Reminder: I've only -heard- this story. I believe it happened in North or South Carolina.
RuffianTiffRaff2 karma2016-08-15 00:05:54 UTC
I've often heard that embalming is expensive & completely unnecessary if the funeral is closed casket. So, why do so many people get it done? I heard that it provides "dignity" to the deceased, but isn't it worse being injected full of chemicals than just naturally rotting?
Also, speaking of open caskets, what's the usual appeal there? Why does it give some people closure? I've never been to an open casket funeral, & the idea creeps me out. Even when my grandmother died, I stayed by her side, but couldn't bring myself to look at her body once she actually passed.
deruvoo5 karma2016-08-15 00:42:00 UTC
It is completely unnecessary unless a visitation is performed, or unless a grave requires it. I'm personally opposed to being embalmed myself, unless I have surviving relatives.
Open caskets, around here, usually only stay open for the visitation, then are closed for the service.
Their appeal usually comes from people just accepting the reality of death; to old friends who haven't seen the deceased in years coming and seeing their old friend's familiar face.
AdolfShitster2 karma2016-08-15 00:25:43 UTC
Can you get high from the embalming fluid you come in contact with? Meaning is it the same as Formaldehyde, the drug also knows as wet, ? Please correct if I'm wrong about something lol which I probly am.
deruvoo3 karma2016-08-15 01:19:04 UTC
Never heard of a drug called "wet."
You can't really get high from formaldehyde, which is a gas in its natural state anyways. But, you can get sick from it. We have to monitor the STEL (short term exposure levels) in our embalming rooms to make sure our health isn't at risk.

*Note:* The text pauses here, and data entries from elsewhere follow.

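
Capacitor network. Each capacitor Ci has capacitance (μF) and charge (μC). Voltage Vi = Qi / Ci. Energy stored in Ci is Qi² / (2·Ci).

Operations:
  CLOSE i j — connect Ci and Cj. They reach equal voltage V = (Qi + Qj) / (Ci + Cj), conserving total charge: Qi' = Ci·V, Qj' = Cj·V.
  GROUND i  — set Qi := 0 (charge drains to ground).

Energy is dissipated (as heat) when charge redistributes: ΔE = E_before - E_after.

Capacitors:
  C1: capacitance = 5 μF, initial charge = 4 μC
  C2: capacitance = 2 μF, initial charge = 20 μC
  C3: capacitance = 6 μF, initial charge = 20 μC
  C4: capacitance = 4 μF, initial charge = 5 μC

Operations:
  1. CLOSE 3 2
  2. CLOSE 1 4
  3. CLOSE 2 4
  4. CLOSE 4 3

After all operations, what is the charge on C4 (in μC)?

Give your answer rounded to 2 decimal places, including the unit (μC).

Initial: C1(5μF, Q=4μC, V=0.80V), C2(2μF, Q=20μC, V=10.00V), C3(6μF, Q=20μC, V=3.33V), C4(4μF, Q=5μC, V=1.25V)
Op 1: CLOSE 3-2: Q_total=40.00, C_total=8.00, V=5.00; Q3=30.00, Q2=10.00; dissipated=33.333
Op 2: CLOSE 1-4: Q_total=9.00, C_total=9.00, V=1.00; Q1=5.00, Q4=4.00; dissipated=0.225
Op 3: CLOSE 2-4: Q_total=14.00, C_total=6.00, V=2.33; Q2=4.67, Q4=9.33; dissipated=10.667
Op 4: CLOSE 4-3: Q_total=39.33, C_total=10.00, V=3.93; Q4=15.73, Q3=23.60; dissipated=8.533
Final charges: Q1=5.00, Q2=4.67, Q3=23.60, Q4=15.73

Answer: 15.73 μC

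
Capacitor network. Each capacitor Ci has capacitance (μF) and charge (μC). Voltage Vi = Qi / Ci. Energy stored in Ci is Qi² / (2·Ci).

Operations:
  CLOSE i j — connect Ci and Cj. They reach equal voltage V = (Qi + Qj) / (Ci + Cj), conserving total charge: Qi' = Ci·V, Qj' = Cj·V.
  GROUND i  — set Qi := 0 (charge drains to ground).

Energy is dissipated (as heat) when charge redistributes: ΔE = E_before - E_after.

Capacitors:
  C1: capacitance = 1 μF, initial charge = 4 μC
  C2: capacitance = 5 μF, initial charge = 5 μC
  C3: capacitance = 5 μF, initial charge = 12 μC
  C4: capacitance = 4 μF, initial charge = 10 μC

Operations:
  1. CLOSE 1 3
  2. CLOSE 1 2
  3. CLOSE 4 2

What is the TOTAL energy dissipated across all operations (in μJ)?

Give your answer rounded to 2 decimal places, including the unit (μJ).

Answer: 3.88 μJ

Derivation:
Initial: C1(1μF, Q=4μC, V=4.00V), C2(5μF, Q=5μC, V=1.00V), C3(5μF, Q=12μC, V=2.40V), C4(4μF, Q=10μC, V=2.50V)
Op 1: CLOSE 1-3: Q_total=16.00, C_total=6.00, V=2.67; Q1=2.67, Q3=13.33; dissipated=1.067
Op 2: CLOSE 1-2: Q_total=7.67, C_total=6.00, V=1.28; Q1=1.28, Q2=6.39; dissipated=1.157
Op 3: CLOSE 4-2: Q_total=16.39, C_total=9.00, V=1.82; Q4=7.28, Q2=9.10; dissipated=1.660
Total dissipated: 3.884 μJ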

My first time mixing embalming fluid, I stood over the centrifugal pump while loading it in. The vapor from the fluid rose and hit me in the face-- I went home early that day. Just got way too sick.
jbrav881 karma2016-08-15 00:07:36 UTC
I guess I'll be the one to say it, how accurate is Six Feet Under?

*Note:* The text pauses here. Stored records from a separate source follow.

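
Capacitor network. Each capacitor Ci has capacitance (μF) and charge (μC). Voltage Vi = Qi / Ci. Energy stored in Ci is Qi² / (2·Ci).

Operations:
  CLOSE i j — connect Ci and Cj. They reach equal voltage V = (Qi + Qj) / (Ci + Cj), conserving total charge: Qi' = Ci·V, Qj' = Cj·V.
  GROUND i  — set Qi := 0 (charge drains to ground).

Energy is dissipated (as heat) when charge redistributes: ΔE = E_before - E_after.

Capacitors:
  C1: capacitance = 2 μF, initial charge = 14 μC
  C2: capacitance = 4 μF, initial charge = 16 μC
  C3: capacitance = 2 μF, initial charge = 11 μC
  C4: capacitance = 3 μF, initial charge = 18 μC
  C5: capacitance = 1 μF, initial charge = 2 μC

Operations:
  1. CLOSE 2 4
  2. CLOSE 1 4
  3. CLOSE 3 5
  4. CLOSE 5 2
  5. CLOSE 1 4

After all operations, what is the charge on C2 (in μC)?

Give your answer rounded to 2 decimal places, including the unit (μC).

Answer: 19.01 μC

Derivation:
Initial: C1(2μF, Q=14μC, V=7.00V), C2(4μF, Q=16μC, V=4.00V), C3(2μF, Q=11μC, V=5.50V), C4(3μF, Q=18μC, V=6.00V), C5(1μF, Q=2μC, V=2.00V)
Op 1: CLOSE 2-4: Q_total=34.00, C_total=7.00, V=4.86; Q2=19.43, Q4=14.57; dissipated=3.429
Op 2: CLOSE 1-4: Q_total=28.57, C_total=5.00, V=5.71; Q1=11.43, Q4=17.14; dissipated=2.755
Op 3: CLOSE 3-5: Q_total=13.00, C_total=3.00, V=4.33; Q3=8.67, Q5=4.33; dissipated=4.083
Op 4: CLOSE 5-2: Q_total=23.76, C_total=5.00, V=4.75; Q5=4.75, Q2=19.01; dissipated=0.110
Op 5: CLOSE 1-4: Q_total=28.57, C_total=5.00, V=5.71; Q1=11.43, Q4=17.14; dissipated=0.000
Final charges: Q1=11.43, Q2=19.01, Q3=8.67, Q4=17.14, Q5=4.75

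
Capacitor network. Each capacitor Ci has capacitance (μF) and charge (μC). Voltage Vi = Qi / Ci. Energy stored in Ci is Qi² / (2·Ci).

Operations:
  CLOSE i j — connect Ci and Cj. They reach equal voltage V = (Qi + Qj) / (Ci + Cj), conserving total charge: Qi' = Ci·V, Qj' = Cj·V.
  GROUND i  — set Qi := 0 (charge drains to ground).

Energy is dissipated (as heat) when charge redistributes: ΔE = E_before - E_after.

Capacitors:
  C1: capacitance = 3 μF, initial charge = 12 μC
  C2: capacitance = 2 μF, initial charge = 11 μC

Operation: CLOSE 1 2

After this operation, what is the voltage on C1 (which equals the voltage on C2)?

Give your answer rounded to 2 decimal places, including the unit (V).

Initial: C1(3μF, Q=12μC, V=4.00V), C2(2μF, Q=11μC, V=5.50V)
Op 1: CLOSE 1-2: Q_total=23.00, C_total=5.00, V=4.60; Q1=13.80, Q2=9.20; dissipated=1.350

Answer: 4.60 V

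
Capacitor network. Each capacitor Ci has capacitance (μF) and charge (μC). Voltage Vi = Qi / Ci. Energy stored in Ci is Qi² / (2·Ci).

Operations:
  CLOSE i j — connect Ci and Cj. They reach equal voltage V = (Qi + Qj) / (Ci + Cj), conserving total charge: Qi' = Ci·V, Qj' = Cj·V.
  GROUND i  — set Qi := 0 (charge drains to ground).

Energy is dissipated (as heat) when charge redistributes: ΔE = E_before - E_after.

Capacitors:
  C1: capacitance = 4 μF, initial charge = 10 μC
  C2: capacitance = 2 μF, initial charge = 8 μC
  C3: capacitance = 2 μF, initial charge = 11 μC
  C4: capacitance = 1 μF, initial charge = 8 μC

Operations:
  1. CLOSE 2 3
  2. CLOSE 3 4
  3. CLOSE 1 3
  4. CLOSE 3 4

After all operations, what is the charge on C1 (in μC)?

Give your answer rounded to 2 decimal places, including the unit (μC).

Initial: C1(4μF, Q=10μC, V=2.50V), C2(2μF, Q=8μC, V=4.00V), C3(2μF, Q=11μC, V=5.50V), C4(1μF, Q=8μC, V=8.00V)
Op 1: CLOSE 2-3: Q_total=19.00, C_total=4.00, V=4.75; Q2=9.50, Q3=9.50; dissipated=1.125
Op 2: CLOSE 3-4: Q_total=17.50, C_total=3.00, V=5.83; Q3=11.67, Q4=5.83; dissipated=3.521
Op 3: CLOSE 1-3: Q_total=21.67, C_total=6.00, V=3.61; Q1=14.44, Q3=7.22; dissipated=7.407
Op 4: CLOSE 3-4: Q_total=13.06, C_total=3.00, V=4.35; Q3=8.70, Q4=4.35; dissipated=1.646
Final charges: Q1=14.44, Q2=9.50, Q3=8.70, Q4=4.35

Answer: 14.44 μC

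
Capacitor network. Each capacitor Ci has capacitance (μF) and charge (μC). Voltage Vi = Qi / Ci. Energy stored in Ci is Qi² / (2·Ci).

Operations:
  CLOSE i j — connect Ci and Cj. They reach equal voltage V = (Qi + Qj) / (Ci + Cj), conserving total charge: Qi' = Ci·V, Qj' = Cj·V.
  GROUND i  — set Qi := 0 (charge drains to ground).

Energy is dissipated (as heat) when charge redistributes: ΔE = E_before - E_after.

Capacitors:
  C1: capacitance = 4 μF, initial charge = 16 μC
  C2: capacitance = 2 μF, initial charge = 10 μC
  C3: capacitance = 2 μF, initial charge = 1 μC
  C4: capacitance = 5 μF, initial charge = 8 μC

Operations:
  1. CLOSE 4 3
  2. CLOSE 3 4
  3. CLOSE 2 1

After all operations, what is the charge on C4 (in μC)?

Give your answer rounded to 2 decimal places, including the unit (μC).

Initial: C1(4μF, Q=16μC, V=4.00V), C2(2μF, Q=10μC, V=5.00V), C3(2μF, Q=1μC, V=0.50V), C4(5μF, Q=8μC, V=1.60V)
Op 1: CLOSE 4-3: Q_total=9.00, C_total=7.00, V=1.29; Q4=6.43, Q3=2.57; dissipated=0.864
Op 2: CLOSE 3-4: Q_total=9.00, C_total=7.00, V=1.29; Q3=2.57, Q4=6.43; dissipated=0.000
Op 3: CLOSE 2-1: Q_total=26.00, C_total=6.00, V=4.33; Q2=8.67, Q1=17.33; dissipated=0.667
Final charges: Q1=17.33, Q2=8.67, Q3=2.57, Q4=6.43

Answer: 6.43 μC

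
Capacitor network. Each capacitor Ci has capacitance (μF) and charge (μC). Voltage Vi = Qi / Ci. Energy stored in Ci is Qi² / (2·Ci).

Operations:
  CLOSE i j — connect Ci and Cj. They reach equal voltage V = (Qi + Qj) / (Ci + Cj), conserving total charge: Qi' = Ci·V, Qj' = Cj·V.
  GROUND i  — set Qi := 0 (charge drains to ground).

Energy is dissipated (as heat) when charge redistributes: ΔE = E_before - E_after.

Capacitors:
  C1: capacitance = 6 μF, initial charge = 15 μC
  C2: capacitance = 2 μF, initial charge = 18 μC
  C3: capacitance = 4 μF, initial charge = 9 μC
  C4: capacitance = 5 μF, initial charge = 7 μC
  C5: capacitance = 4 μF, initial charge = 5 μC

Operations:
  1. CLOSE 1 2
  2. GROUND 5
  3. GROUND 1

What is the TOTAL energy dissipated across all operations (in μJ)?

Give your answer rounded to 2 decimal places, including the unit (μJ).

Initial: C1(6μF, Q=15μC, V=2.50V), C2(2μF, Q=18μC, V=9.00V), C3(4μF, Q=9μC, V=2.25V), C4(5μF, Q=7μC, V=1.40V), C5(4μF, Q=5μC, V=1.25V)
Op 1: CLOSE 1-2: Q_total=33.00, C_total=8.00, V=4.12; Q1=24.75, Q2=8.25; dissipated=31.688
Op 2: GROUND 5: Q5=0; energy lost=3.125
Op 3: GROUND 1: Q1=0; energy lost=51.047
Total dissipated: 85.859 μJ

Answer: 85.86 μJ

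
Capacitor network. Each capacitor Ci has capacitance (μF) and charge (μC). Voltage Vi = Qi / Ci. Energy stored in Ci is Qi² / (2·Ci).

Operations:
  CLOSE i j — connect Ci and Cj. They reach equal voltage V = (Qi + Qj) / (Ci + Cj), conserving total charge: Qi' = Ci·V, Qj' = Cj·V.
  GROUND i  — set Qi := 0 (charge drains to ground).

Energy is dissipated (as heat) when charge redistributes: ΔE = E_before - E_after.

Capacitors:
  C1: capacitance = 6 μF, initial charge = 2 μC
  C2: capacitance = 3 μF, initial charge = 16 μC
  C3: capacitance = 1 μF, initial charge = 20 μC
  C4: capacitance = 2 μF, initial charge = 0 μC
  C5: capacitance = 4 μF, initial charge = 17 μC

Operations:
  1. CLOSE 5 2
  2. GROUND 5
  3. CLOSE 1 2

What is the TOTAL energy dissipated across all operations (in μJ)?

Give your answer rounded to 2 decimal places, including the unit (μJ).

Initial: C1(6μF, Q=2μC, V=0.33V), C2(3μF, Q=16μC, V=5.33V), C3(1μF, Q=20μC, V=20.00V), C4(2μF, Q=0μC, V=0.00V), C5(4μF, Q=17μC, V=4.25V)
Op 1: CLOSE 5-2: Q_total=33.00, C_total=7.00, V=4.71; Q5=18.86, Q2=14.14; dissipated=1.006
Op 2: GROUND 5: Q5=0; energy lost=44.449
Op 3: CLOSE 1-2: Q_total=16.14, C_total=9.00, V=1.79; Q1=10.76, Q2=5.38; dissipated=19.193
Total dissipated: 64.648 μJ

Answer: 64.65 μJ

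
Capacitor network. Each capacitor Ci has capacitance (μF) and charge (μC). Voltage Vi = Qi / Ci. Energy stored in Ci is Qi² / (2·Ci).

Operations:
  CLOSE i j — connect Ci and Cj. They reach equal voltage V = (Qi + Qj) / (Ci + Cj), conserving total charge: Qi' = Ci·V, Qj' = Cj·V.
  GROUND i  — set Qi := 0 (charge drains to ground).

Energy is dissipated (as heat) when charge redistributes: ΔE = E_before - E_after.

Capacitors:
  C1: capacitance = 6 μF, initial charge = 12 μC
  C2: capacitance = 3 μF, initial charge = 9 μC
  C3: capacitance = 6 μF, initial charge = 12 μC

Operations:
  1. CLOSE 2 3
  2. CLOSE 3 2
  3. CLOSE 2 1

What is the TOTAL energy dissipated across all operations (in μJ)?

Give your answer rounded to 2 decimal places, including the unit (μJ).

Initial: C1(6μF, Q=12μC, V=2.00V), C2(3μF, Q=9μC, V=3.00V), C3(6μF, Q=12μC, V=2.00V)
Op 1: CLOSE 2-3: Q_total=21.00, C_total=9.00, V=2.33; Q2=7.00, Q3=14.00; dissipated=1.000
Op 2: CLOSE 3-2: Q_total=21.00, C_total=9.00, V=2.33; Q3=14.00, Q2=7.00; dissipated=0.000
Op 3: CLOSE 2-1: Q_total=19.00, C_total=9.00, V=2.11; Q2=6.33, Q1=12.67; dissipated=0.111
Total dissipated: 1.111 μJ

Answer: 1.11 μJ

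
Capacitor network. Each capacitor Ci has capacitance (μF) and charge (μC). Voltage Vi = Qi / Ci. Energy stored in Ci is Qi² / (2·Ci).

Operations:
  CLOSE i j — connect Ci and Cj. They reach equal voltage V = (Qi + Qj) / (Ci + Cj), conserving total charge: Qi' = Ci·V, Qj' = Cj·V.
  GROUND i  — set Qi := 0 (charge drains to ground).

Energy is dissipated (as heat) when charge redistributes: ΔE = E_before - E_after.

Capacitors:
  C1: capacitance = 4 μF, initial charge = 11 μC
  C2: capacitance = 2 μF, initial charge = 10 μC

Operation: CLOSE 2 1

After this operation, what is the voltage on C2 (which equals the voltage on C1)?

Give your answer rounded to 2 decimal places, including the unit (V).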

deruvoo1 karma2016-08-15 00:48:38 UTC
Haven't seen it!
Clsjajll1 karma2016-08-14 23:58:50 UTC
Are there parts of your job that anyone (or most everyone) would find enjoyable?

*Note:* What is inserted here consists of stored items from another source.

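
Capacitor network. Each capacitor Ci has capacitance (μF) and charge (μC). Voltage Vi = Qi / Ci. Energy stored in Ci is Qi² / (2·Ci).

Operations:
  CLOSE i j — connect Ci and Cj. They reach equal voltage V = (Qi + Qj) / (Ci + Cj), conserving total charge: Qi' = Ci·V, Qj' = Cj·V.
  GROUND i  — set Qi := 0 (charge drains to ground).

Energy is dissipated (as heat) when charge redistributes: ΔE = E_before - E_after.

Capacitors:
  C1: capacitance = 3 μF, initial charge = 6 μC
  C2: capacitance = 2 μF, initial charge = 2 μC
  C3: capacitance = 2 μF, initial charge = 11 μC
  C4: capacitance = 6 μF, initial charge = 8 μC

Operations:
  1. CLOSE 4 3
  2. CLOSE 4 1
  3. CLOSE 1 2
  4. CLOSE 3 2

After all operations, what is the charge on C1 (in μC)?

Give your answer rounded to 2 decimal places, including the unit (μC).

Answer: 5.25 μC

Derivation:
Initial: C1(3μF, Q=6μC, V=2.00V), C2(2μF, Q=2μC, V=1.00V), C3(2μF, Q=11μC, V=5.50V), C4(6μF, Q=8μC, V=1.33V)
Op 1: CLOSE 4-3: Q_total=19.00, C_total=8.00, V=2.38; Q4=14.25, Q3=4.75; dissipated=13.021
Op 2: CLOSE 4-1: Q_total=20.25, C_total=9.00, V=2.25; Q4=13.50, Q1=6.75; dissipated=0.141
Op 3: CLOSE 1-2: Q_total=8.75, C_total=5.00, V=1.75; Q1=5.25, Q2=3.50; dissipated=0.938
Op 4: CLOSE 3-2: Q_total=8.25, C_total=4.00, V=2.06; Q3=4.12, Q2=4.12; dissipated=0.195
Final charges: Q1=5.25, Q2=4.12, Q3=4.12, Q4=13.50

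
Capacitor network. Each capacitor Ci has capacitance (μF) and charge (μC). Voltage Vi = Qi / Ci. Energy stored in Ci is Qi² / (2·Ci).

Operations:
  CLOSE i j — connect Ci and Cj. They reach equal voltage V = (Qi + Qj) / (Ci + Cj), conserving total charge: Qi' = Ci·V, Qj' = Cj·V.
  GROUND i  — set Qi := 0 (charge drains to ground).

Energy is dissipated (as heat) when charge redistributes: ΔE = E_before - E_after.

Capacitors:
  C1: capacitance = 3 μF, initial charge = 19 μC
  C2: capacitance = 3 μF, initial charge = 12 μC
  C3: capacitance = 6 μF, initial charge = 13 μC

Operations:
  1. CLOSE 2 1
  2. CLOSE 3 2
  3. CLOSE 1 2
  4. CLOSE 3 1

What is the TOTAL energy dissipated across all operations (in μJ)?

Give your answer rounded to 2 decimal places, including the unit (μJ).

Answer: 17.08 μJ

Derivation:
Initial: C1(3μF, Q=19μC, V=6.33V), C2(3μF, Q=12μC, V=4.00V), C3(6μF, Q=13μC, V=2.17V)
Op 1: CLOSE 2-1: Q_total=31.00, C_total=6.00, V=5.17; Q2=15.50, Q1=15.50; dissipated=4.083
Op 2: CLOSE 3-2: Q_total=28.50, C_total=9.00, V=3.17; Q3=19.00, Q2=9.50; dissipated=9.000
Op 3: CLOSE 1-2: Q_total=25.00, C_total=6.00, V=4.17; Q1=12.50, Q2=12.50; dissipated=3.000
Op 4: CLOSE 3-1: Q_total=31.50, C_total=9.00, V=3.50; Q3=21.00, Q1=10.50; dissipated=1.000
Total dissipated: 17.083 μJ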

deruvoo8 karma2016-08-15 00:22:17 UTC
If you enjoy the idea of selling things, like cars for instance, you may enjoy the thrill of selling burial plans/packages. Wouldn't want to work with you personally, as the idea of coming into the business purely to sell expensive shit to grieving families throws me off, but that could be fun.
A universal joy, I think, would be the gratitude shown by the families. It's a great feeling, going home and knowing that you eased the pain just a bit for someone. We get a lot of thank you letters, as well.